The federal bureaucracy’s power permeates every aspect of American life and death; federal functionaries will be with you on your death bed. However, a new law signed by President Trump called the Trickett Wendler, Frank Mongiello, Jordan McLinn, and Matthew Bellina Right to Try Act of 2017 amends the Federal Food, Drug, and Cosmetic Act “to exempt, from specified requirements and restrictions under that Act and other laws, the provision of certain unapproved, investigational drugs to a terminally ill patient who has exhausted approved treatment options and is unable to participate in a clinical trial involving the drugs.” In other words, nameless, faceless bureaucrats at the Food and Drug Administration (FDA) cannot prevent physicians from providing a drug(s) that has not been approved by the bureaucracy to their terminally ill patients.

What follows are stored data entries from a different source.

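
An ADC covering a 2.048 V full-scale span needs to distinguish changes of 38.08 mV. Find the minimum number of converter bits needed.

6 bits

Number of steps required ≥ 2.048 V / 38.08 mV = 53.78.
Need 2^N ≥ 53.78; 2^5 = 32, 2^6 = 64.
Minimum N = 6.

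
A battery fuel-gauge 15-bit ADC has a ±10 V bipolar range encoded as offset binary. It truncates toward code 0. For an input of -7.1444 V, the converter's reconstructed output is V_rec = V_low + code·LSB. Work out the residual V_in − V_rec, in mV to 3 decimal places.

One LSB is 20 V / 32768 = 0.610 mV.
(V_in − V_low)/LSB = (-7.1444 − (−10))/0.000610352 = 4678.6150 → code 4678 (floor).
Reconstructed: -7.1447754 V.
Error = -7.1444 − (−7.1447754) = 0.000375391 V = 0.375 mV.

0.375 mV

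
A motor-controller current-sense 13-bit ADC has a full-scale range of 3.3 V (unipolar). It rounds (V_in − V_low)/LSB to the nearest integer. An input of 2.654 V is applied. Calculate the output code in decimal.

LSB = 3.3 V / 8192 = 402.83 µV.
Input sits at 6588.354 steps above V_low.
So the output code is 6588.

code 6588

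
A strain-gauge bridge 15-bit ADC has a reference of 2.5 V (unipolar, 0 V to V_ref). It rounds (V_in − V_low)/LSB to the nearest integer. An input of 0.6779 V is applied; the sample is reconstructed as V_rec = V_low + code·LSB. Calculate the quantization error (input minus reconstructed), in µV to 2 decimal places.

28.30 µV

One LSB is 2.5 V / 32768 = 76.29 µV.
(0.6779 − 0)/7.62939e-05 = 8885.3709; round gives code 8885.
V_rec = 0 + 8885·7.62939e-05 = 0.6778717 V.
Error = 0.6779 − 0.6778717 = 2.82959e-05 V = 28.30 µV.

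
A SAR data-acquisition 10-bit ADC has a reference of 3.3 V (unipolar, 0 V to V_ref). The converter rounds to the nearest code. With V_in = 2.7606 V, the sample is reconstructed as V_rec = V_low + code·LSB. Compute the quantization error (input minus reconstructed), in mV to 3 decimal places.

One LSB is 3.3 V / 1024 = 3.223 mV.
Scaled input = 856.6225 LSBs, so code = 857.
Code 857 maps back to 0 + 857×0.00322266 V = 2.7618164 V.
Difference: -0.00121641 V → -1.216 mV.

-1.216 mV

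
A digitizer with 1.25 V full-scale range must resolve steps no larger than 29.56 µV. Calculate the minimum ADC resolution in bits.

16 bits

Number of steps required ≥ 1.25 V / 29.56 µV = 42286.87.
Need 2^N ≥ 42286.87; 2^15 = 32768, 2^16 = 65536.
Minimum N = 16.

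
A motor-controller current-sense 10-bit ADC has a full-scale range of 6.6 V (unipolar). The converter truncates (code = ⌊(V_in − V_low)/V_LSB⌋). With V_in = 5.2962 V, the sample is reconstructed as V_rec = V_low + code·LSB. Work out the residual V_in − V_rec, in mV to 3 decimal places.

4.598 mV

One LSB is 6.6 V / 1024 = 6.445 mV.
(V_in − V_low)/LSB = (5.2962 − 0)/0.00644531 = 821.7135 → code 821 (floor).
V_rec = 0 + 821·0.00644531 = 5.2916016 V.
Error = 5.2962 − 5.2916016 = 0.00459844 V = 4.598 mV.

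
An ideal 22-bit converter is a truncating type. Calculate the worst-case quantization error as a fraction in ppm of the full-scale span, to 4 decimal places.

0.2384 ppm

Truncating → worst-case error = 1 LSB = V_FS/2^22, so 1e+06/4194304 = 0.238419 ppm of full scale.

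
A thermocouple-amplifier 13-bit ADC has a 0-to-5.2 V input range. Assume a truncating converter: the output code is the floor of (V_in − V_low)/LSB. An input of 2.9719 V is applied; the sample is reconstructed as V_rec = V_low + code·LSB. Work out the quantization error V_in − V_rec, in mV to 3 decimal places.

0.562 mV

Step size: 5.2 V ÷ 2^13 = 0.635 mV.
(2.9719 − 0)/0.000634766 = 4681.8855; ⌊·⌋ gives code 4681.
Reconstructed: 2.9713379 V.
Difference: 0.000562109 V → 0.562 mV.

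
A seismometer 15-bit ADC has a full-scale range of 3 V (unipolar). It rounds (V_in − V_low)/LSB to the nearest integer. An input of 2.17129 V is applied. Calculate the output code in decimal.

code 23716

With 32768 levels over 3 V, one step is 91.55 µV.
Input sits at 23716.277 steps above V_low.
round(23716.277) = 23716.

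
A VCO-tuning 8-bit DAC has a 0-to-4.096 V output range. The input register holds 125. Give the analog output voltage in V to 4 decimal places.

LSB = 4.096 V / 2^8 = 16.000 mV.
V_out = 0 + 125 × 0.016 V = 2 V.

2.0000 V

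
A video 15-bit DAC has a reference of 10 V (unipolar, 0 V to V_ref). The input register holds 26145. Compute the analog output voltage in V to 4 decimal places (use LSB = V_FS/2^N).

LSB = 10 V / 2^15 = 305.18 µV.
V_out = 0 + 26145 × 0.000305176 V = 7.97882 V.

7.9788 V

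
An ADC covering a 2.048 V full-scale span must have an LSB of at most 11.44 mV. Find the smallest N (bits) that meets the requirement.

Number of steps required ≥ 2.048 V / 11.44 mV = 179.02.
Need 2^N ≥ 179.02; 2^7 = 128, 2^8 = 256.
Minimum N = 8.

8 bits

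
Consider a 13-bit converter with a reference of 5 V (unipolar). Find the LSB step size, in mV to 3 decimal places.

Full-scale span = 5 V.
LSB = 5 / 2^13 = 5 / 8192 = 0.000610352 V = 0.610 mV.

0.610 mV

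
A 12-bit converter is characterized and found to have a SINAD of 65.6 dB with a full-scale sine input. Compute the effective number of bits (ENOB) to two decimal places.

10.60 bits

ENOB = (SINAD − 1.76) / 6.02 = (65.6 − 1.76)/6.02 = 10.605.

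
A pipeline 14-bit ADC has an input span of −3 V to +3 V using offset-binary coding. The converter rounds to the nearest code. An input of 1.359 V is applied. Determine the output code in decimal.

code 11903

LSB = 6 V / 16384 = 366.21 µV.
(V_in − V_low)/LSB = (1.359 − (−3)) / 0.000366211 = 11902.976.
So the output code is 11903.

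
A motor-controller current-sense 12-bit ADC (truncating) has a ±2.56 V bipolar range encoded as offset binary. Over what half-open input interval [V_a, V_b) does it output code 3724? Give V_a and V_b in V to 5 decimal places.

[2.09500 V, 2.09625 V)

LSB = 5.12/2^12 = 1.250 mV.
V_a = V_low + 3724·LSB = 2.095 V; V_b = V_low + 3725·LSB = 2.09625 V.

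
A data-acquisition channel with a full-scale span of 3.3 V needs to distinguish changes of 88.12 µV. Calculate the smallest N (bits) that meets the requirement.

Number of steps required ≥ 3.3 V / 88.12 µV = 37448.93.
Need 2^N ≥ 37448.93; 2^15 = 32768, 2^16 = 65536.
Minimum N = 16.

16 bits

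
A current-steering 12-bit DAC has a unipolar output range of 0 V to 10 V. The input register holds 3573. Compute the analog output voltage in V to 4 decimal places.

LSB = 10 V / 2^12 = 2.441 mV.
V_out = 0 + 3573 × 0.00244141 V = 8.72314 V.

8.7231 V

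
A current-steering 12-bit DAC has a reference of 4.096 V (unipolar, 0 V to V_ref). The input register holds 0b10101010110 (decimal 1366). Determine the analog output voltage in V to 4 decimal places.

1.3660 V

LSB = 4.096 V / 2^12 = 1.000 mV.
Code 0b10101010110 = 1366 decimal.
V_out = 0 + 1366 × 0.001 V = 1.366 V.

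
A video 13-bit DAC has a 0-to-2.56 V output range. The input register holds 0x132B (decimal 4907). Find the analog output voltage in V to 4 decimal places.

LSB = 2.56 V / 2^13 = 312.50 µV.
Code 0x132B = 4907 decimal.
V_out = 0 + 4907 × 0.0003125 V = 1.53344 V.

1.5334 V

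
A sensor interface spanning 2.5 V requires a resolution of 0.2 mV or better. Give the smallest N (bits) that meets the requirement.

14 bits

Number of steps required ≥ 2.5 V / 0.2 mV = 12500.00.
Need 2^N ≥ 12500.00; 2^13 = 8192, 2^14 = 16384.
Minimum N = 14.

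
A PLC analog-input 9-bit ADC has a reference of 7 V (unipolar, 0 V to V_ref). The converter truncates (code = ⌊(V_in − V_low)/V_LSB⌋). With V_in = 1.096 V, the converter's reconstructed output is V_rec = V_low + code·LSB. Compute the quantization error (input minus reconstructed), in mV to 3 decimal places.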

President Trump signs the Right to Try Act.
It is a sad, terrible thing when a person hears his physician tell him, he has a terminal illness, and there are no government-approved treatments for him. Once a patient gets past the shock of learning his illness is going to take his life, he and his family start to research his illness. Part of their research is a search for treatment, and sometimes they discover there is an investigational drug available, not in America, in another country that doesn’t have an omnipotent bureaucracy. If the patient has the funds, he will travel to seek a cure, if he is poor, he languishes and eventually dies.
Functionaries in the FDA make life and death decisions based on their declaration that they possess special knowledge, Godlike knowledge, that qualifies them to decide the viability of every pharmaceutical drug. In America, a pharmaceutical medication does not get prescribed until the FDA gods give their blessing; this denies terminally ill patients the chance for relief and a possible cure.
The Right to Try Act is a step in the right direction, but it doesn’t go far enough. The Right to Try Act maintains the FDA’s control over investigational drugs. Before a physician can provide a medication to a patient, he has to ensure that it is an “approved investigational drug” based on criteria determined by FDA administrators; the requirements are too lengthy and convoluted to list here.
The FDA has done an abysmal job of evaluating the efficacy and potential dangers of prescription medications. The self-proclaimed experts who inhabit the hundreds of departments and agencies in Washington, D.C. are woefully incompetent, and their incompetence is fatal. There is no rational reason to allow FDA bureaucrats to dictate the treatment options for terminally ill patients.
Terminally ill patients do not need the federal government, they and their physicians need the freedom to make every effort to attack and possibly cure the fatal diseases that plague them. Physicians, hospitals, and patients can address the possible ramifications of the use of a drug or any other course of treatment that has not been approved by the FDA with documents that shield all parties from liability.
Hopefully, the Right to Try Act is the start of restoration of liberty and hope for terminally ill patients.